After Kris Kobach lost his U.S. Senate primary against U.S. Rep. Roger Marshall, R-Kan., Dan Drake reached out to Kobach to offer him, essentially, a job.
The two, they said, had bumped into each other at a deer hunting camp one night and had kept in touch since then.
On Wednesday, both Drake and Kobach were in Topeka pitching their coronavirus-killing sanitation company, Sarus Systems, to be used for the state Capitol. They’ve also been pitching their services to other governmental entities, such as the Shawnee County Sheriff’s Office.
"Kris has helped me learn a little bit of the ropes with government," said Drake, CEO of Sarus Systems. "I’m not a very political animal."
Kobach, former Kansas secretary of state, has been consulting for the company since August, Drake said, and his governmental connections and experience have been useful.
Kobach told The Topeka Capital-Journal that he was excited when he heard about how ozone, typically used to mask scents for hunting purposes, could be used to kill the novel coronavirus. Kobach is an avid hunter himself, he said.
"I’m very pleased it’s a Kansas company leading this new cutting-edge technology, and I love to see not only Kansas facilities protected by this Kansas technology, but eventually the rest of this country, too," Kobach said.
Sarus Systems advertises two commercial products, both of which Drake brought along to present to state lawmakers.
One is a commercial sanitizing cabinet, with a 90-minute run time, in which things like masks or equipment placed into it would be rid of COVID-19. Another is a large-room sanitizer that can clean an up to 1,250-square-foot room in 90 minutes. A unit costs $15,000.
At the Shawnee County Sheriff’s Office, for example, Drake said the reaction to the products was very favorable. Part of that is there are no labor costs involved; for the most part, their products involve simply pressing a button.
"There was no additional labor, and it was very effective. They had an issue or two in their jails, and they came in and use this specialized spraying company and it was $4,000 or $5,000," said Drake, "whereas they could have purchased one of our units for ($15,000) and been able to run it every night."
Sarus tested the products in June with the actual coronavirus, and according to Drake, the closet disinfects up to 99.97% and the room sanitizer up to 99.8%.
According to the federal Environmental Protection Agency, ozone applied to indoor air, at safe levels, don’t do much. But Sarus’ room sanitizer requires one to leave the room during cleaning.

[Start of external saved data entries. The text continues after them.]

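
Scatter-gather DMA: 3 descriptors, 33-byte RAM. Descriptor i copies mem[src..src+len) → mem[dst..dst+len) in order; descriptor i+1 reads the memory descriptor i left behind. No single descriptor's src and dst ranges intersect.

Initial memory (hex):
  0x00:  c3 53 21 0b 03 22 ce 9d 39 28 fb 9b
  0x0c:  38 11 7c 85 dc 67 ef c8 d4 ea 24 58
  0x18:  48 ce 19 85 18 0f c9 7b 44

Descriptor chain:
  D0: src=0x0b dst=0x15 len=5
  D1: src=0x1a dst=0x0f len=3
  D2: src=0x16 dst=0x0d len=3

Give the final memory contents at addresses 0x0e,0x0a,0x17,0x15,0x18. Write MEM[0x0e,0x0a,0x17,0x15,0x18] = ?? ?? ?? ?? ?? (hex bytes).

MEM[0x0e,0x0a,0x17,0x15,0x18] = 11 fb 11 9b 7c

D0: mem[0x15..0x19] <- [9b 38 11 7c 85]
D1: mem[0x0f..0x11] <- [19 85 18]
D2: mem[0x0d..0x0f] <- [38 11 7c]
query mem[0x0e]=0x11, mem[0x0a]=0xfb, mem[0x17]=0x11, mem[0x15]=0x9b, mem[0x18]=0x7c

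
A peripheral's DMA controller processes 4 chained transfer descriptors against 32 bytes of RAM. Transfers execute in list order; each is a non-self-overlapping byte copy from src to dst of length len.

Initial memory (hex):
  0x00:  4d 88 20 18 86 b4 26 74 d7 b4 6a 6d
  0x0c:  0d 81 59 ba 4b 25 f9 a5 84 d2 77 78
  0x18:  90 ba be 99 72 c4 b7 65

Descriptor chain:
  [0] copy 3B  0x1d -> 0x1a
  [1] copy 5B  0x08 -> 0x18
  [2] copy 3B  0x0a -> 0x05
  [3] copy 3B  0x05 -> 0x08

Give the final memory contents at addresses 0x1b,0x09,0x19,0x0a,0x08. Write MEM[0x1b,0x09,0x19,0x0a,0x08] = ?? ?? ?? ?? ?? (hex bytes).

MEM[0x1b,0x09,0x19,0x0a,0x08] = 6d 6d b4 0d 6a

#0 dst[0x1a+3] := {0xc4,0xb7,0x65}
#1 dst[0x18+5] := {0xd7,0xb4,0x6a,0x6d,0x0d}
#2 dst[0x05+3] := {0x6a,0x6d,0x0d}
#3 dst[0x08+3] := {0x6a,0x6d,0x0d}
query mem[0x1b]=0x6d, mem[0x09]=0x6d, mem[0x19]=0xb4, mem[0x0a]=0x0d, mem[0x08]=0x6a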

However, even high concentrations of ozone may have "no effect on biological contaminants embedded in porous materials such as duct lining or ceiling tiles," per the EPA.

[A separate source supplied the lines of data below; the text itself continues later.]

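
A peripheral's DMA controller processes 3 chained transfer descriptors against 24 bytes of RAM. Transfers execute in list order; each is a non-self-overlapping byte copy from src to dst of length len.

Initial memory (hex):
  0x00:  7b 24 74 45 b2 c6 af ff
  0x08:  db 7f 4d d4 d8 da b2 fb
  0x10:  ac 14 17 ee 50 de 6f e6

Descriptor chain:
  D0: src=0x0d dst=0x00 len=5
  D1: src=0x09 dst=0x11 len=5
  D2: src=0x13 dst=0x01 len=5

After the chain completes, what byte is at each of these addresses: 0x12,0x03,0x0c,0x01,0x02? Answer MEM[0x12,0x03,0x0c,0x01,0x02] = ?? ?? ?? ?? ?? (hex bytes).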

Now, the company is currently in production stage while also reaching out to potential customers, hoping that for some entities, federal COVID-19 relief funding could be used to purchase the products.
Drake has been in the ozone industry for seven years, he said, initially using the product to kill bacteria on turf fields and for other purposes. But with the pandemic, he said, there was an opportunity to help out.
"A lot of state and local governments are receiving these pots of money, and they’re not sure what to do with it," Kobach told legislators, referring to the CARES Act money. "This product they developed in Wichita is right on point."
This story was updated to include information from the EPA.